Our software might also be used in standard education. In the latest edition of the Programme for International Student Assessment (2015), Brazil ranked 59th in reading out of 70 countries, revealing that many students have insufficient comprehension skill. The National Indicator of Functional Literacy (INAF) reports that 68% of the 30.6 million Brazilians between 15 and 64 years old who have studied up to 4 years, and 75% of the 31.1 million who have studied up to 8 years, remain at basic literacy levels. The use of inadequate teaching material and improper screening for learning disabilities are likely contributors to these failures in public education outcomes. Specifically, the annual National Textbook Program (PNLD) has been heavily criticized, especially regarding the creation and selection of textbooks (Di Giorgi et al. 2014). Using CalcuLetra, teachers might perhaps select more appropriate course material based on quantitative entropy parameters (Cidrim and Madeiro, 2017). Of course, which entropy levels might be best suited for specific grades or educational goals would have to be empirically determined. CalcuLetra could also be applied for the creation of textbooks, essay materials, and the evaluation of automated textual comprehension and student production. It could also be used to quantify the functional acquisition of specific vocabularies using different training datasets. While our model was not yet been fitted nor compared to the comprehension of actual human readers, it is plausible that it could be used to monitor the development of a given student’s textual comprehension skill by analyzing the production of the student with progressively complex training datasets inserted in CalcuLetra. Understanding trends and differences in textual representation can also add to ongoing theoretical debates about the role of automated textual analysis in education.

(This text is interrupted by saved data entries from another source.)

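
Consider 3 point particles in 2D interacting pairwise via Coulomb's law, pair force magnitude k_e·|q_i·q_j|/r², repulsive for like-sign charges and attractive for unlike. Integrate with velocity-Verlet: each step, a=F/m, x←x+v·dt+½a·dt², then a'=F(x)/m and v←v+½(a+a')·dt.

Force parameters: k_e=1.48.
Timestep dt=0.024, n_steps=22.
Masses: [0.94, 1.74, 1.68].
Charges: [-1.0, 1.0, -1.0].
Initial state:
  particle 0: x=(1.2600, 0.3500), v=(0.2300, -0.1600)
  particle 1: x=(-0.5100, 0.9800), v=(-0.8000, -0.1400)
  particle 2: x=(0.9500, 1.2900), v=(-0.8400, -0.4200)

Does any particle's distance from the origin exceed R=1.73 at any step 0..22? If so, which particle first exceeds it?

step 0: x0=(1.2600, 0.3500) x1=(-0.5100, 0.9800) x2=(0.9500, 1.2900)
step 1: x0=(1.2655, 0.3458) x1=(-0.5290, 0.9766) x2=(0.9296, 1.2801)
step 2: x0=(1.2712, 0.3407) x1=(-0.5477, 0.9733) x2=(0.9089, 1.2707)
step 3: x0=(1.2769, 0.3350) x1=(-0.5661, 0.9699) x2=(0.8877, 1.2617)
step 4: x0=(1.2827, 0.3284) x1=(-0.5841, 0.9666) x2=(0.8662, 1.2532)
step 5: x0=(1.2887, 0.3212) x1=(-0.6017, 0.9632) x2=(0.8441, 1.2450)
step 6: x0=(1.2948, 0.3132) x1=(-0.6190, 0.9599) x2=(0.8217, 1.2372)
step 7: x0=(1.3012, 0.3045) x1=(-0.6360, 0.9565) x2=(0.7988, 1.2298)
step 8: x0=(1.3077, 0.2952) x1=(-0.6527, 0.9532) x2=(0.7754, 1.2228)
step 9: x0=(1.3143, 0.2853) x1=(-0.6690, 0.9498) x2=(0.7516, 1.2161)
step 10: x0=(1.3212, 0.2748) x1=(-0.6850, 0.9465) x2=(0.7274, 1.2097)
step 11: x0=(1.3283, 0.2637) x1=(-0.7006, 0.9432) x2=(0.7026, 1.2036)
step 12: x0=(1.3356, 0.2522) x1=(-0.7159, 0.9399) x2=(0.6775, 1.1978)
step 13: x0=(1.3431, 0.2401) x1=(-0.7309, 0.9366) x2=(0.6518, 1.1923)
step 14: x0=(1.3509, 0.2275) x1=(-0.7455, 0.9333) x2=(0.6257, 1.1870)
step 15: x0=(1.3588, 0.2145) x1=(-0.7598, 0.9300) x2=(0.5991, 1.1820)
step 16: x0=(1.3669, 0.2011) x1=(-0.7737, 0.9268) x2=(0.5720, 1.1771)
step 17: x0=(1.3752, 0.1873) x1=(-0.7873, 0.9235) x2=(0.5445, 1.1725)
step 18: x0=(1.3837, 0.1731) x1=(-0.8005, 0.9203) x2=(0.5165, 1.1680)
step 19: x0=(1.3924, 0.1586) x1=(-0.8134, 0.9171) x2=(0.4880, 1.1638)
step 20: x0=(1.4012, 0.1438) x1=(-0.8259, 0.9139) x2=(0.4590, 1.1596)
step 21: x0=(1.4102, 0.1286) x1=(-0.8381, 0.9108) x2=(0.4296, 1.1557)
step 22: x0=(1.4194, 0.1133) x1=(-0.8499, 0.9077) x2=(0.3997, 1.1518)

no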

Indeed, automated textual analyses may contribute to exploring intersectional perspectives on social groups studying in Portuguese, such as specific ethnic groups and individuals with learning disabilities.

Conclusions

By applying information theory principles, we developed a new textual analysis software suite (CalcuLetra) and demonstrated that the comprehension of Portuguese denotative texts could be quantified using objective parameters. Our results revealed groups of words with low entropy that either cause incomprehension or facilitate semantic decoding. We propose that the methodology and software developed may eventually be used as an auxiliary evaluation tool for teaching materials and textual comprehension assessments, as well as for the study and therapy of learning disorders. This model may also be adapted to other languages to evaluate the difficulty of semantic decoding and semantic complexity.